As Chamberlain traveled from Mombasa to the highlands, the plight of the persecuted Jews was top of his mind. “He was impressed by the climate, by the look of the land, and by its lack of people,” wrote colonial historian M.F. Hills.

“Here, he thought, was the place for the oppressed Jews from the ghettos of Russia and Poland.” In the office, Chamberlain proposed setting aside 13,000 square-kilometers to settle the Jewish settlers. It was to be a semi-autonomous state with self-government and under a Jewish governor. It was to be protected by Great Britain.

The reaction was instantaneous. The proposal was sent to Theodor Herzl’s Zionist Congress, a symbolic Parliament in Basle, which voted 594 to 177 to accept the offer. By then, Dr Herzl was regarded as the father of Zionism.

Those who opposed the East African proposal at the Congress argued that it meant forfeiture of their bid to create a national home in Palestine – then a British colony. But Dr Herzl convinced the Jews that the search in Palestine for a single state might take time and that the East African offer was the best.

The Uasin Gishu proposal split the Jews into two: The East African Jews and the “true Zionist”. Herzl’s organisation collected money to finance a fact-finding expedition to East Africa. But before they left, Herzl died.

British settlers were also opposed to the creation of a Jewish state. The Commissioner said if the state was to be established, it should be in Uasin Gishu and Trans Nzoia considered by the settlers as “uninhabited”.

However, this was opposed by the British settlers, who held a mass meeting in Nairobi to protest the creation of a Jewish state. In his letter to Lord Delamere, the chairman of the anti-Semitic movement in Nairobi, Governor Sir Charles Elliot wrote: “I am not anti-Semitic myself and do not share your objections to Indians and other non-English settlers, but I confess that as far as I understand the present proposal, I view it with very mixed feelings.”

Sir Charles worried that if Britain cut aid to the settlers, the entire settler colony might collapse. He suggested that the only way to defeat the Jewish state proposal was to increase the number of British settlers in Kenya.

Elliot was apprehensive about a Jewish settlement in what was then British East Africa since they were poor farmers. He argued that though wealthy Jews were wealthy, the poor Jews were destitute.

The targeted Jews from Russia and Poland were poor and lived in squalor. But rather than implement a scheme he was uncomfortable with; he resigned and left the country. That was when the Jewish Commission was sent to Nairobi accompanied by officials of the Foreign Office.

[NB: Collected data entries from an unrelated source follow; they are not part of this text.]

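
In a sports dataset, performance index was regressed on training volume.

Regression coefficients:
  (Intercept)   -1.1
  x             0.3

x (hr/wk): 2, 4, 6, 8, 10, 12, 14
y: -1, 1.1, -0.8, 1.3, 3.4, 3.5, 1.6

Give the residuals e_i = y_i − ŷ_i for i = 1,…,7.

x=2: ŷ = -1.1 + 0.3·2 = -0.5; e = -1 − (-0.5) = -0.5
x=4: ŷ = -1.1 + 0.3·4 = 0.1; e = 1.1 − 0.1 = 1
x=6: ŷ = -1.1 + 0.3·6 = 0.7; e = -0.8 − 0.7 = -1.5
x=8: ŷ = -1.1 + 0.3·8 = 1.3; e = 1.3 − 1.3 = 0
x=10: ŷ = -1.1 + 0.3·10 = 1.9; e = 3.4 − 1.9 = 1.5
x=12: ŷ = -1.1 + 0.3·12 = 2.5; e = 3.5 − 2.5 = 1
x=14: ŷ = -1.1 + 0.3·14 = 3.1; e = 1.6 − 3.1 = -1.5

-0.5, 1, -1.5, 0, 1.5, 1, -1.5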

Attending the group were two settlers Ewart Grogan and Edward Lingham. Grogan would later describe the Jewish delegation as “scholarly types, but not farmers or settler-pioneer types”.

When Grogan mentioned this to the head of the delegation, he was assured that those who would be brought to settle were “poor artisans”.

Grogan wondered why the British government would bring in a class of artisans when they had Indians playing that role. In the Rift Valley, the group was taken to Londiani and parts of Mau escarpment, where they encountered the lions and the elephants. It was a hot day and not impressive.

“On the second day, the Commissioners met a band of Maasai warriors, strangely far from their usual haunts. The Maasai were arrayed in full regalia of war. They surrounded the Commissioner’s party and made a great display of warlike threat and cry,” wrote Hill. Besides the threat of the Maasai, the lions and elephants threatened to overrun the camp.

“The Commissioners had seen enough of this wild land.”

The group returned to Nairobi and London and made their final report, and they dismissed Uasin Gishu as “unsuited to the needs of Jewish refugees from Russia and Poland”.

In August 1905, the Zionist Congress endorsed the report, and the dream of a Zionist state in Kenya ended there. It was a triumph for the true Zionists who opposed the halfway house to Zion.

Britain would later help to create the Jewish State within Palestine in 1948. This land has become the most contested.

Had the lions and the elephants not visited the camp, and had the Maasai not disrupted the party with threats, there could have emerged a Jewish state within Kenya.  Kenya’s history would, perhaps, be different.